El sonido no solo se refleja en las paredes de la izquierda y la derecha, sino también en el suelo, el techo y todo lo que hay entre medias.
El sonido directo se combina con el sonido reflejado, lo que provoca interferencias en la posición de escucha, un fenómeno también conocido como «filtro de peine». El resultado es que el oyente no puede oír con precisión lo que sale de los altavoces.
Otro problema relacionado con las reflexiones tempranas es la importancia de la simetría de la sala, tanto en cuanto a la forma como a la composición. Una posición de escucha situada entre dos superficies diferentes puede presentar diversos problemas, ya que las distintas frecuencias se reflejan a ritmos diferentes hacia el oyente. Y, por último, la propia posición de escucha influye en los puntos de reflexión; por ejemplo, es mejor que haya distancias iguales entre las paredes laterales y no que se incline hacia un lado.
Aunque hay distintos niveles de gravedad según varios factores, los puntos de reflexión temprana deben controlarse en cualquier sala donde se realice una escucha crítica. No abordar estos problemas puede ser grave, ya que el efecto de filtro de comb hace que el oyente tome decisiones que normalmente no tomaría en cuanto a ecualización, panoramización, elección de altavoces, etc.
El Master Handbook of Acoustics afirma que debe haber «una trayectoria efectivamente anecoica entre los altavoces de monitorización y los oídos del oyente». Una trayectoria anecoica significa simplemente una zona libre de reflejos. La mejor manera de conseguir una zona libre de reflejos es mediante la absorción. Los paneles de dos pulgadas de grosor, fabricados con fibra de vidrio rígida o Rockwool®, son los productos más comunes para tratar los puntos de reflexión; pero los paneles de 4″ son una gran opción cuando se desea una mayor absorción de graves.

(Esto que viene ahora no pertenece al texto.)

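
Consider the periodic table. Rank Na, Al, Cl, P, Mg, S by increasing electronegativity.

Na, Mg, Al, P, S, Cl

Na is in period 3, group 1; Mg is in period 3, group 2; Al is in period 3, group 13; P is in period 3, group 15; S is in period 3, group 16; Cl is in period 3, group 17.
Electronegativity increases across a period and decreases down a group, tracking effective nuclear charge and atomic size.
All lie in period 3, so electronegativity increases left to right.
So from lowest to highest: Na < Mg < Al < P < S < Cl.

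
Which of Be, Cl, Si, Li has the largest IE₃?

Be

After 2 electrons have been removed, what remains? Be²⁺ is the bare [He] core; Cl²⁺ still has 5 valence electrons; Si²⁺ still has 2 valence electrons; Li²⁺ is already 1 electron into the core.
Pulling an electron out of a noble-gas core costs far more than removing a remaining valence electron, so Li and Be sit at the high end of IE_3.
Valence configurations: Cl²⁺ [Ne]3s²3p³, Si²⁺ [Ne]3s².
Tabulated IE_3 (kJ/mol): Be 14849, Cl 3822, Si 3232, Li 11815.
Hence IE_3: Si < Cl < Li < Be.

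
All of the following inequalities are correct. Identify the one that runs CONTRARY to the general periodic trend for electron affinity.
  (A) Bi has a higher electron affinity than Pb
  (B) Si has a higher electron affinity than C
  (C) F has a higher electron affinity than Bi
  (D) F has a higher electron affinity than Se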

Los paneles se colocan en las superficies duras a la izquierda y a la derecha de la posición de mezcla y también formando una nube en el techo. Aunque los puntos de reflexión se pueden localizar calculándolos geométricamente, una forma más fácil de identificarlos es usando el «truco del espejo». Así es como se hace:
Siéntate en tu posición de escucha como lo harías normalmente al escuchar o mezclar. Empezando por la pared izquierda, pide a un amigo que sostenga un espejo contra la pared a la altura del altavoz y que se desplace hacia el fondo de la sala. Cuando veas el reflejo del altavoz izquierdo en el espejo, marca ese punto. Ese es tu primer punto de reflexión. Sigue bajando por la pared y, cuando veas el altavoz derecho, marca ese punto. Ese es tu otro punto de reflexión. Cambia de pared y repite el proceso. Si tienes varios asientos, repite este proceso para cada uno. Ahí es donde colocarás los paneles absorbentes.
Al final, los puntos de reflexión temprana son bastante fáciles de tratar. Con solo un poco de atención, esta es un área que se puede mejorar rápidamente, y en la que las mejoras se notan de verdad.